Winter weather shuts schools in B.C. again after Vancouver's snowiest day since 1996
A person cycles past a road closed sign during a snowstorm in Vancouver Wednesday, Jan. 17, 2024.

Another blast of winter weather hit southern British Columbia Thursday, a day after Vancouver saw its snowiest day in almost three decades, with schools shut for a second day and freezing rain on the way.

The fresh pummeling in B.C. came as Environment Canada issued warnings and advisories across the country, with snow squalls in Newfoundland and extreme cold in parts of Ontario, Quebec and the Prairies.

In B.C., forecasters said “a prolonged period of freezing rain” was due in the Fraser Valley and parts of Metro Vancouver, before rain on Friday.

“I would say that east of Abbotsford, Chilliwack, Mission, Agassiz (and) Hope as well, the transition to freezing rain is expected but a little bit later the deeper you go into the Fraser Valley,” said Environment Canada meteorologist Armel Castellan. “The transition into rain will happen later as well.”

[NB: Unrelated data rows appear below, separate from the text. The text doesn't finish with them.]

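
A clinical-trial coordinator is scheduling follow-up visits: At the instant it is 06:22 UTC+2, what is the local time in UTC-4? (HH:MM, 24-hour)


Local time: 06:22 at UTC+2 (offset 2h)
Target zone: UTC-4 (offset -4h)
Difference: -4 - (2) = -6 hours
Calculation: 6 + (-6) = 0
Result: 00:22

00:22


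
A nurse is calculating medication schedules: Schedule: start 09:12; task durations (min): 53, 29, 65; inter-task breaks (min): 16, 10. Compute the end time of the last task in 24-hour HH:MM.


Start: 09:12 = 552 min from midnight
  after task 1 (53 min): 10:05
  after break (16 min): 10:21
  after task 2 (29 min): 10:50
  after break (10 min): 11:00
  after task 3 (65 min): 12:05
Total elapsed: 173 minutes
End time: 12:05

12:05


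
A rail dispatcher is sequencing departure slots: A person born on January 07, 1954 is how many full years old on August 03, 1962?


Birth: 1954-01-07
Reference: 1962-08-03
Year difference: 1962 - 1954 = 8
Has birthday (01-07) occurred by 08-03? Yes
Age in full years: 8

8


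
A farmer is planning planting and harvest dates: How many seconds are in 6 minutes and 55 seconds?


Minutes: 6
Extra seconds: 55
Seconds per minute: 60
Minutes to seconds: 6 x 60 = 360
Total: 360 + 55 = 415

415


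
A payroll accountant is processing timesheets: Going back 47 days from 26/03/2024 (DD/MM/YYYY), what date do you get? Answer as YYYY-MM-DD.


Start: 2024-03-26
Subtracting 47 days
Days already passed in March: 26
After going back through March: 21 more days to subtract
February 2024 has 29 days, need 21
Result: 2024-02-08

2024-02-08


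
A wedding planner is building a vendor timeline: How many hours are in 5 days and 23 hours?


Days: 5
Extra hours: 23
Hours per day: 24
Days to hours: 5 x 24 = 120
Total: 120 + 23 = 143

143


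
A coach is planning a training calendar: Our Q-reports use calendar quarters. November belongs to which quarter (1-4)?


Month: November (month 11)
Q1: January-March (months 1-3)
Q2: April-June (months 4-6)
Q3: July-September (months 7-9)
Q4: October-December (months 10-12)
Month 11 falls in Q4

4


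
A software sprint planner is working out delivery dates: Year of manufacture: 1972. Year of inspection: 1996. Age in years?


Birth year: 1972
Current year: 1996
Age = current year - birth year
Age = 1996 - 1972 = 24

24


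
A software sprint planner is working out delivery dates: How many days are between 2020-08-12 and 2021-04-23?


Start date: 2020-08-12
End date: 2021-04-23
Aug 2020: +20 days
Sep 2020: +30 days
Oct 2020: +31 days
... (6 more months)
Total: 254 days

254


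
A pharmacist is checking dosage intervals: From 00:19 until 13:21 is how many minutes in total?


Start time: 00:19 = 19 minutes from midnight
End time: 13:21 = 801 minutes from midnight
Difference: 801 - 19 = 782 minutes
That is 13 hours and 2 minutes

782


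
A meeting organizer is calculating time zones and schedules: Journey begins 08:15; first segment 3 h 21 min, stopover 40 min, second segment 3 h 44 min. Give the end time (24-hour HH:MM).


Depart: 08:15
Leg 1: +201 min -> 11:36
Layover: +40 min -> 12:16
Leg 2: +224 min -> 16:00
Total travel: 465 minutes = 7h 45m
Arrival: 16:00

16:00


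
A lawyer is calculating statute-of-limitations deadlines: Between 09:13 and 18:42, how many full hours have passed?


Start: 09:13
End: 18:42
Hour difference: 18 - 9 = 9 hours
Minute difference: 42 - 13 = 29 minutes
Total minutes: 569
Complete hours: 569 / 60 = 9 (remainder 29)

9


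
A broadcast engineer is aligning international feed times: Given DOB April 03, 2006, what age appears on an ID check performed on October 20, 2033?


Birth: 2006-04-03
Reference: 2033-10-20
Year difference: 2033 - 2006 = 27
Has birthday (04-03) occurred by 10-20? Yes
Age in full years: 27

27


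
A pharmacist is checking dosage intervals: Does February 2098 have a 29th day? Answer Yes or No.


Year: 2098
Divisible by 4? 2098 / 4 = 524.5 -> No
Not divisible by 4, so NOT a leap year

No


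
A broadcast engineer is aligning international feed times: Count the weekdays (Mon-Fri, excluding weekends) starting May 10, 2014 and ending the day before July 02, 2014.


Start: 2014-05-10 (Saturday)
End (exclusive): 2014-07-02 (Wednesday)
Total calendar days: 53
Full weeks: 53 // 7 = 7 -> 35 weekdays
Remaining 4 days starting on Saturday:
  Sat(-), Sun(-), Mon(w), Tue(w) -> 2 weekdays
Total business days: 35 + 2 = 37

37


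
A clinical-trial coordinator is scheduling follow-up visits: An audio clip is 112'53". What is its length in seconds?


Minutes: 112
Seconds: 53
Convert minutes to seconds: 112 x 60 = 6720
Add remaining seconds: 6720 + 53 = 6773

6773


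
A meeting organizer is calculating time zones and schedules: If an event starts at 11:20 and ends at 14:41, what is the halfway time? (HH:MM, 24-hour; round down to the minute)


Start time: 11:20 = 680 minutes from midnight
End time: 14:41 = 881 minutes from midnight
Sum: 680 + 881 = 1561
Midpoint: 1561 / 2 = 780 minutes
Convert: 780 / 60 = 13 hours, 0 minutes
Result: 13:00

13:00


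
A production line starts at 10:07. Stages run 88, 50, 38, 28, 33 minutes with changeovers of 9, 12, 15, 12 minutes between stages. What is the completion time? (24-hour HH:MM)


Start: 10:07 = 607 min from midnight
  after task 1 (88 min): 11:35
  after break (9 min): 11:44
  after task 2 (50 min): 12:34
  after break (12 min): 12:46
  after task 3 (38 min): 13:24
  after break (15 min): 13:39
  after task 4 (28 min): 14:07
  after break (12 min): 14:19
  after task 5 (33 min): 14:52
Total elapsed: 285 minutes
End time: 14:52

14:52


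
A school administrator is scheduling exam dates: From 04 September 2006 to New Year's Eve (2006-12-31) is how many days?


Start: September 04, 2006
End: December 31, 2006
Days left in September: 26
October: 31
November: 30
December: 31
Sum of remaining months: 92
Total: 26 + 92 = 118

118


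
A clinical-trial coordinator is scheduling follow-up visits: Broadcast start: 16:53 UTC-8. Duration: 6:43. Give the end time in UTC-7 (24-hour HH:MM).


Start: 16:53 in UTC-8
Step 1 - add duration:
  minutes: 53 + 43 = 96 (carry 1h)
  hours: 16 + 6 + 1 = 23
  end in UTC-8: 23:36
Step 2 - convert UTC-8 -> UTC-7:
  offset difference: -7 - (-8) = 1 hours
  23 + (1) = 24 -> mod 24 = 0
Result: 00:36 in UTC-7

00:36


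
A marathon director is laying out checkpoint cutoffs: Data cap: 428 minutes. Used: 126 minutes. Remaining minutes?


Total budget: 428 minutes
Time used: 126 minutes
Remaining: 428 - 126 = 302 minutes
Percent used: 29.4%
Percent remaining: 70.6%

302


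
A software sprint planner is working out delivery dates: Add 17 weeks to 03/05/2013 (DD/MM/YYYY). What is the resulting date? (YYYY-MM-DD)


Start: 2013-05-03
Weeks to add: 17
Convert to days: 17 x 7 = 119 days
Add 119 days to 2013-05-03
Result: 2013-08-30

2013-08-30


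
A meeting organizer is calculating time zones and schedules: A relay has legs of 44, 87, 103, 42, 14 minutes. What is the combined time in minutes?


Durations: 44, 87, 103, 42, 14
Running sum: 44
+ 87 = 131
+ 103 = 234
+ 42 = 276
+ 14 = 290
Total duration: 290 minutes
That is 4 hours and 50 minutes

290


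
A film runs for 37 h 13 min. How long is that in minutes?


Hours: 37
Minutes: 13
Convert hours to minutes: 37 x 60 = 2220
Add remaining minutes: 2220 + 13 = 2233

2233


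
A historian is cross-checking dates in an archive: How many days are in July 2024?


Month: July
Year: 2024
July is a 31-day month
Total: 31 days

31


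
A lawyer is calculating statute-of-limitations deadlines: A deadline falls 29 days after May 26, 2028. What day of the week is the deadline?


Start: 2028-05-26 (Friday)
Step 1 - find target date: add 29 days
  2028-05-26 + 29 days = 2028-06-24
Step 2 - day of week:
  29 mod 7 = 1
  Friday + 1 days -> Saturday
Result: Saturday (2028-06-24)

Saturday


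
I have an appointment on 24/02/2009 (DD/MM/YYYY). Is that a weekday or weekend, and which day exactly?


Date: 2009-02-24
January 1, 2009 is a Thursday
Day of year: 55
Offset from Jan 1: 54 days
54 mod 7 = 5
Result: Tuesday

Tuesday


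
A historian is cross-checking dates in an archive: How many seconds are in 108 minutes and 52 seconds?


Minutes: 108
Extra seconds: 52
Seconds per minute: 60
Minutes to seconds: 108 x 60 = 6480
Total: 6480 + 52 = 6532

6532


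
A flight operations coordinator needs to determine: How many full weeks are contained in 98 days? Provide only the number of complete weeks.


Total days: 98
Days per week: 7
Division: 98 / 7 = 14 remainder 0
Complete weeks: 14
Remaining days: 0

14


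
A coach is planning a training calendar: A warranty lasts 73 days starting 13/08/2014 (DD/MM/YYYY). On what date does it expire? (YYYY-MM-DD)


Start: 2014-08-13
Adding 73 days
Days remaining in August: 18
After August: 55 days still to add
September 2014: 30 days, 25 remaining
October 2014 has 31 days, need 25
Result: 2014-10-25

2014-10-25


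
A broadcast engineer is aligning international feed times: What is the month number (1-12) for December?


Calendar month order:
11. November
12. December <--
December is month number 12

12


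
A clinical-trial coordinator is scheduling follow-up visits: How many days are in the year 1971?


Year: 1971
Check leap year rules:
Divisible by 4? No
1971 is not a leap year
Days: 365

365


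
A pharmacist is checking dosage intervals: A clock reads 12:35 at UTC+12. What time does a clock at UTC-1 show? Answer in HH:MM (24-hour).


Local time: 12:35 at UTC+12 (offset 12h)
Target zone: UTC-1 (offset -1h)
Difference: -1 - (12) = -13 hours
Calculation: 12 + (-13) = -1
Wraparound: (-1) mod 24 = 23
Result: 23:35

23:35


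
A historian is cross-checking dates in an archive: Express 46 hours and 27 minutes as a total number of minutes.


Hours: 46
Extra minutes: 27
Minutes per hour: 60
Hours to minutes: 46 x 60 = 2760
Total: 2760 + 27 = 2787

2787


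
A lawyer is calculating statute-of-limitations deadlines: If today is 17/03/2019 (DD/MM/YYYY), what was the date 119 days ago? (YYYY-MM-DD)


Start: 2019-03-17
Subtracting 119 days
Days already passed in March: 17
After going back through March: 102 more days to subtract
February 2019: 28 days, 74 remaining
January 2019: 31 days, 43 remaining
December 2018: 31 days, 12 remaining
November 2018 has 30 days, need 12
Result: 2018-11-18

2018-11-18


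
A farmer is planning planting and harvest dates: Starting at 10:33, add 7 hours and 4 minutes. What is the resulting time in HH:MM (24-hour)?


Start time: 10:33
Adding: 7 hours 4 minutes
Minutes: 33 + 4 = 37
Hours: 10 + 7 + 0 = 17
Result: 17:37

17:37


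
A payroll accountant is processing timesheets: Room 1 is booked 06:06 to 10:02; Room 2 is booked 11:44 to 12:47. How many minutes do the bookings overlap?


Interval A: [366, 602] minutes from midnight
Interval B: [704, 767] minutes from midnight
Overlap start = max(366, 704) = 704
Overlap end = min(602, 767) = 602
End <= start, so the intervals do not overlap: 0 minutes

0


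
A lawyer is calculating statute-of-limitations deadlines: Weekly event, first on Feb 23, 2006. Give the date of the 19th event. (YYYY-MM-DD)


First occurrence: 2006-02-23 (occurrence 1)
Each occurrence is 7 days after the previous.
Occurrence 19 is 18 weeks after the first.
18 weeks = 126 days
2006-02-23 + 126 days = 2006-06-29

2006-06-29


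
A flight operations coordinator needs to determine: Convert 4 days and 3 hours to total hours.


Days: 4
Extra hours: 3
Hours per day: 24
Days to hours: 4 x 24 = 96
Total: 96 + 3 = 99

99


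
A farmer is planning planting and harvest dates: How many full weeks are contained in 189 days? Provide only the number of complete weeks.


Total days: 189
Days per week: 7
Division: 189 / 7 = 27 remainder 0
Complete weeks: 27
Remaining days: 0

27


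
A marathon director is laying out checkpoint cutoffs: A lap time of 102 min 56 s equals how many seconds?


Minutes: 102
Seconds: 56
Convert minutes to seconds: 102 x 60 = 6120
Add remaining seconds: 6120 + 56 = 6176

6176


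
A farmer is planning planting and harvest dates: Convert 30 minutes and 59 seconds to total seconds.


Minutes: 30
Extra seconds: 59
Seconds per minute: 60
Minutes to seconds: 30 x 60 = 1800
Total: 1800 + 59 = 1859

1859


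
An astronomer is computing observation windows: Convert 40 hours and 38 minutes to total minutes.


Hours: 40
Extra minutes: 38
Minutes per hour: 60
Hours to minutes: 40 x 60 = 2400
Total: 2400 + 38 = 2438

2438


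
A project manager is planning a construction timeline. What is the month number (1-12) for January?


Calendar month order:
1. January <--
2. February
January is month number 1

1


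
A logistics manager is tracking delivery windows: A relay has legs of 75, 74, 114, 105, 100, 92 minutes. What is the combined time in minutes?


Durations: 75, 74, 114, 105, 100, 92
Running sum: 75
+ 74 = 149
+ 114 = 263
+ 105 = 368
+ 100 = 468
+ 92 = 560
Total duration: 560 minutes
That is 9 hours and 20 minutes

560


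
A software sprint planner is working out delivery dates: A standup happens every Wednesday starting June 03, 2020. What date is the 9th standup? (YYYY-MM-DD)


First occurrence: 2020-06-03 (occurrence 1)
Each occurrence is 7 days after the previous.
Occurrence 9 is 8 weeks after the first.
8 weeks = 56 days
2020-06-03 + 56 days = 2020-07-29

2020-07-29


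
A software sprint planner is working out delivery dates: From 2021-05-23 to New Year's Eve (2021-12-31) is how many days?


Start: May 23, 2021
End: December 31, 2021
Days left in May: 8
June: 30
July: 31
August: 31
September: 30
... plus remaining months
Sum of remaining months: 214
Total: 8 + 214 = 222

222


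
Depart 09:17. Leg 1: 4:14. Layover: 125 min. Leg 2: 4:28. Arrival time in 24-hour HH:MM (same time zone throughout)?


Depart: 09:17
Leg 1: +254 min -> 13:31
Layover: +125 min -> 15:36
Leg 2: +268 min -> 20:04
Total travel: 647 minutes = 10h 47m
Arrival: 20:04

20:04


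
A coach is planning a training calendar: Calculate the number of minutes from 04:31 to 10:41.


Start time: 04:31 = 271 minutes from midnight
End time: 10:41 = 641 minutes from midnight
Difference: 641 - 271 = 370 minutes
That is 6 hours and 10 minutes

370


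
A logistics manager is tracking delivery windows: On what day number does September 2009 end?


Month: September
Year: 2009
September is a 30-day month
Total: 30 days

30


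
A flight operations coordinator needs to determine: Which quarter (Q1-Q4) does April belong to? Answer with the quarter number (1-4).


Month: April (month 4)
Q1: January-March (months 1-3)
Q2: April-June (months 4-6)
Q3: July-September (months 7-9)
Q4: October-December (months 10-12)
Month 4 falls in Q2

2


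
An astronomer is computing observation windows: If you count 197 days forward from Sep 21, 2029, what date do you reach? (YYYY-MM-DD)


Start: 2029-09-21
Adding 197 days
Days remaining in September: 9
After September: 188 days still to add
October 2029: 31 days, 157 remaining
November 2029: 30 days, 127 remaining
December 2029: 31 days, 96 remaining
January 2030: 31 days, 65 remaining
Result: 2030-04-06

2030-04-06


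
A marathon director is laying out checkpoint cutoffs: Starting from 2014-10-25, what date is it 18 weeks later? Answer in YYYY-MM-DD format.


Start: 2014-10-25
Weeks to add: 18
Convert to days: 18 x 7 = 126 days
Add 126 days to 2014-10-25
Result: 2015-02-28

2015-02-28


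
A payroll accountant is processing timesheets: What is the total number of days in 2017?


Year: 2017
Check leap year rules:
Divisible by 4? No
2017 is not a leap year
Days: 365

365


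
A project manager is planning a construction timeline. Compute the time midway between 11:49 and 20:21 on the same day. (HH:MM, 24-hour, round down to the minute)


Start time: 11:49 = 709 minutes from midnight
End time: 20:21 = 1221 minutes from midnight
Sum: 709 + 1221 = 1930
Midpoint: 1930 / 2 = 965 minutes
Convert: 965 / 60 = 16 hours, 5 minutes
Result: 16:05

16:05


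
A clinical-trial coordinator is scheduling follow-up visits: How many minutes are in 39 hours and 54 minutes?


Hours: 39
Minutes: 54
Convert hours to minutes: 39 x 60 = 2340
Add remaining minutes: 2340 + 54 = 2394

2394


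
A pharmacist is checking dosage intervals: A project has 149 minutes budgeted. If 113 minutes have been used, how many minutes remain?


Total budget: 149 minutes
Time used: 113 minutes
Remaining: 149 - 113 = 36 minutes
Percent used: 75.8%
Percent remaining: 24.2%

36


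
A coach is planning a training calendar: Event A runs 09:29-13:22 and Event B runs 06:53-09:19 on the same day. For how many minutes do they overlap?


Interval A: [569, 802] minutes from midnight
Interval B: [413, 559] minutes from midnight
Overlap start = max(569, 413) = 569
Overlap end = min(802, 559) = 559
End <= start, so the intervals do not overlap: 0 minutes

0


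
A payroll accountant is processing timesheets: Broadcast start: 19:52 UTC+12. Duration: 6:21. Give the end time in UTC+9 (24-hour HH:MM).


Start: 19:52 in UTC+12
Step 1 - add duration:
  minutes: 52 + 21 = 73 (carry 1h)
  hours: 19 + 6 + 1 = 26
  end in UTC+12: 02:13
Step 2 - convert UTC+12 -> UTC+9:
  offset difference: 9 - (12) = -3 hours
  2 + (-3) = -1 -> mod 24 = 23
Result: 23:13 in UTC+9

23:13


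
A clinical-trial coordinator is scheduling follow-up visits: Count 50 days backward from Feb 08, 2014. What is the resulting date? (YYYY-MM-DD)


Start: 2014-02-08
Subtracting 50 days
Days already passed in February: 8
After going back through February: 42 more days to subtract
January 2014: 31 days, 11 remaining
December 2013 has 31 days, need 11
Result: 2013-12-20

2013-12-20


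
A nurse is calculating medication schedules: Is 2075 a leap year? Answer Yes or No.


Year: 2075
Divisible by 4? 2075 / 4 = 518.75 -> No
Not divisible by 4, so NOT a leap year

No


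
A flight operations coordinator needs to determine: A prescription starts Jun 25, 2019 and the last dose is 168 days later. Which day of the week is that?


Start: 2019-06-25 (Tuesday)
Step 1 - find target date: add 168 days
  2019-06-25 + 168 days = 2019-12-10
Step 2 - day of week:
  168 mod 7 = 0
  Tuesday + 0 days -> Tuesday
Result: Tuesday (2019-12-10)

Tuesday


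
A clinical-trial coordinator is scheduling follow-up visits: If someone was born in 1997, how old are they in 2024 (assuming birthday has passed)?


Birth year: 1997
Current year: 2024
Age = current year - birth year
Age = 2024 - 1997 = 27

27


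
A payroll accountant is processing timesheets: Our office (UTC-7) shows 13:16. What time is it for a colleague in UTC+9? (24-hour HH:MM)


Local time: 13:16 at UTC-7 (offset -7h)
Target zone: UTC+9 (offset 9h)
Difference: 9 - (-7) = 16 hours
Calculation: 13 + (16) = 29
Wraparound: (29) mod 24 = 5
Result: 05:16

05:16


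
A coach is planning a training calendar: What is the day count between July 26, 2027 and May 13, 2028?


Start date: 2027-07-26
End date: 2028-05-13
Jul 2027: +6 days
Aug 2027: +31 days
Sep 2027: +30 days
... (8 more months)
Total: 292 days

292


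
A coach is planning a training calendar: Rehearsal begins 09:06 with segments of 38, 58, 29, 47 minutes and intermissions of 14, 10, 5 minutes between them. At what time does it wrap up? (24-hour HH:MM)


Start: 09:06 = 546 min from midnight
  after task 1 (38 min): 09:44
  after break (14 min): 09:58
  after task 2 (58 min): 10:56
  after break (10 min): 11:06
  after task 3 (29 min): 11:35
  after break (5 min): 11:40
  after task 4 (47 min): 12:27
Total elapsed: 201 minutes
End time: 12:27

12:27


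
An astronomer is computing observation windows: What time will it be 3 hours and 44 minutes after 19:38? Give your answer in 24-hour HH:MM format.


Start time: 19:38
Adding: 3 hours 44 minutes
Minutes: 38 + 44 = 82
Minute overflow: 82 >= 60, so carry 1 hour, minutes = 22
Hours: 19 + 3 + 1 = 23
Result: 23:22

23:22


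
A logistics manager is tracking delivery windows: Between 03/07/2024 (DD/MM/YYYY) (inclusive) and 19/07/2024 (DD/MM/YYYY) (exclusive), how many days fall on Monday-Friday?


Start: 2024-07-03 (Wednesday)
End (exclusive): 2024-07-19 (Friday)
Total calendar days: 16
Full weeks: 16 // 7 = 2 -> 10 weekdays
Remaining 2 days starting on Wednesday:
  Wed(w), Thu(w) -> 2 weekdays
Total business days: 10 + 2 = 12

12


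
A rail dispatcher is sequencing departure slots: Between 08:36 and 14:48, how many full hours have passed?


Start: 08:36
End: 14:48
Hour difference: 14 - 8 = 6 hours
Minute difference: 48 - 36 = 12 minutes
Total minutes: 372
Complete hours: 372 / 60 = 6 (remainder 12)

6


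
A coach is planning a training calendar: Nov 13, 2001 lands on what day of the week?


Date: 2001-11-13
January 1, 2001 is a Monday
Day of year: 317
Offset from Jan 1: 316 days
316 mod 7 = 1
Result: Tuesday

Tuesday


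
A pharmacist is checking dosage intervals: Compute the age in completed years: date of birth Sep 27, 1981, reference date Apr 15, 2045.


Birth: 1981-09-27
Reference: 2045-04-15
Year difference: 2045 - 1981 = 64
Has birthday (09-27) occurred by 04-15? No
Birthday not yet reached this year -> subtract 1
Age in full years: 63

63


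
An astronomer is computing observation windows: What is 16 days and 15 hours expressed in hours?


Days: 16
Extra hours: 15
Hours per day: 24
Days to hours: 16 x 24 = 384
Total: 384 + 15 = 399

399


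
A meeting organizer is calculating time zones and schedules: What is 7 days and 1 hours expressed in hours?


Days: 7
Extra hours: 1
Hours per day: 24
Days to hours: 7 x 24 = 168
Total: 168 + 1 = 169

169


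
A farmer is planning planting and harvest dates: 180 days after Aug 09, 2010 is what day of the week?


Start: 2010-08-09 (Monday)
Step 1 - find target date: add 180 days
  2010-08-09 + 180 days = 2011-02-05
Step 2 - day of week:
  180 mod 7 = 5
  Monday + 5 days -> Saturday
Result: Saturday (2011-02-05)

Saturday


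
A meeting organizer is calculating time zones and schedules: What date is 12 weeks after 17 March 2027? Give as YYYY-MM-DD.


Start: 2027-03-17
Weeks to add: 12
Convert to days: 12 x 7 = 84 days
Add 84 days to 2027-03-17
Result: 2027-06-09

2027-06-09


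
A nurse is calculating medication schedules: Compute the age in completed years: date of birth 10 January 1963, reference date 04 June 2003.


Birth: 1963-01-10
Reference: 2003-06-04
Year difference: 2003 - 1963 = 40
Has birthday (01-10) occurred by 06-04? Yes
Age in full years: 40

40


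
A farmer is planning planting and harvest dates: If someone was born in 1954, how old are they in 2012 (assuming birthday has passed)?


Birth year: 1954
Current year: 2012
Age = current year - birth year
Age = 2012 - 1954 = 58

58


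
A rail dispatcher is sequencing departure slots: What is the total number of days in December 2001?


Month: December
Year: 2001
December is a 31-day month
Total: 31 days

31


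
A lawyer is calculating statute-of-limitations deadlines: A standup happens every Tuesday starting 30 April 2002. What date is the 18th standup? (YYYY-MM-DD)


First occurrence: 2002-04-30 (occurrence 1)
Each occurrence is 7 days after the previous.
Occurrence 18 is 17 weeks after the first.
17 weeks = 119 days
2002-04-30 + 119 days = 2002-08-27

2002-08-27


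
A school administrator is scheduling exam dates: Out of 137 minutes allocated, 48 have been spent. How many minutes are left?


Total budget: 137 minutes
Time used: 48 minutes
Remaining: 137 - 48 = 89 minutes
Percent used: 35.0%
Percent remaining: 65.0%

89


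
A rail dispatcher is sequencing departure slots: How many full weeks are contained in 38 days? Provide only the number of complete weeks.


Total days: 38
Days per week: 7
Division: 38 / 7 = 5 remainder 3
Complete weeks: 5
Remaining days: 3

5


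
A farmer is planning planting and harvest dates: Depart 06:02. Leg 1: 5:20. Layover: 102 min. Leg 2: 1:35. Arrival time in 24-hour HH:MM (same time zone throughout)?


Depart: 06:02
Leg 1: +320 min -> 11:22
Layover: +102 min -> 13:04
Leg 2: +95 min -> 14:39
Total travel: 517 minutes = 8h 37m
Arrival: 14:39

14:39


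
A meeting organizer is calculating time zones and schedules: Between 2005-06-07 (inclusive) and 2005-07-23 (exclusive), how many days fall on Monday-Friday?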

In Greater Victoria, a snowfall warning of accumulations up to 10 centimetres was issued Thursday, with freezing rain also possible overnight.

READ MORE: Weather alerts expanded for Vancouver Island, schools still open

Environment Canada said in a weather summary that the 28 centimetres reported at the Vancouver airport on Wednesday was the city’s snowiest day since 1996 when a record 41 centimetres fell on the city.

“It was a big event,” Castellan said of Wednesday’s snowstorm. “There was no snow beforehand, and there’s really little snow (Thursday).”

The snow upended many aspects of life in B.C.’s Lower Mainland, with all public schools in Metro Vancouver and the Fraser Valley shutting for a second day Thursday while post-secondary institutions such as the University of B.C., Simon Fraser University and the B.C. Institute of Technology also cancelled in-person classes again.

Vancouver International Airport said around 20 outbound flights were cancelled Thursday and flight schedules could continue to be affected, a day after more than 30 were cancelled as crews worked to clear roughly nine kilometres of runway.

Canada Post said Thursday that efforts to resume deliveries started, but mail may not reach some addresses because of “ongoing icy conditions.”

“We encourage customers to clear the ice from their walkways, stairs, and driveways, to ensure safe access to the front door for both their visitors, as well as their mail carriers,” a statement from Canada Post said. It suspended mail delivery on Wednesday around Metro Vancouver due to the snow.

SEE ALSO: BC Transit warns of service impacts in Victoria due to snow

Volunteers reporting to Environment Canada on Wednesday said there was as much as 30 centimetres of snowfall in Burnaby, 31 centimetres in Port Coquitlam and 39 centimetres in Chilliwack.

Across Canada, extreme cold warnings for wind chill values around -40 were in place Thursday in northern Alberta and western Saskatchewan, as well as in a wide swath from the Manitoba border, across northern Ontario to the Quebec border in the east, into the Val-d’Or region.

Southern Ontario faced a smattering of snow squall warnings, while similar advisories covered almost all of Newfoundland on Thursday, and winter storm warnings covered part of the Labrador coast.

Environment Canada said parts of Newfoundland will be hit with between 20 and 50 centimetres of snow, while wind gusts nearing 100 kilometres per hour were expected to blow through the northwestern area of the island lasting into Friday.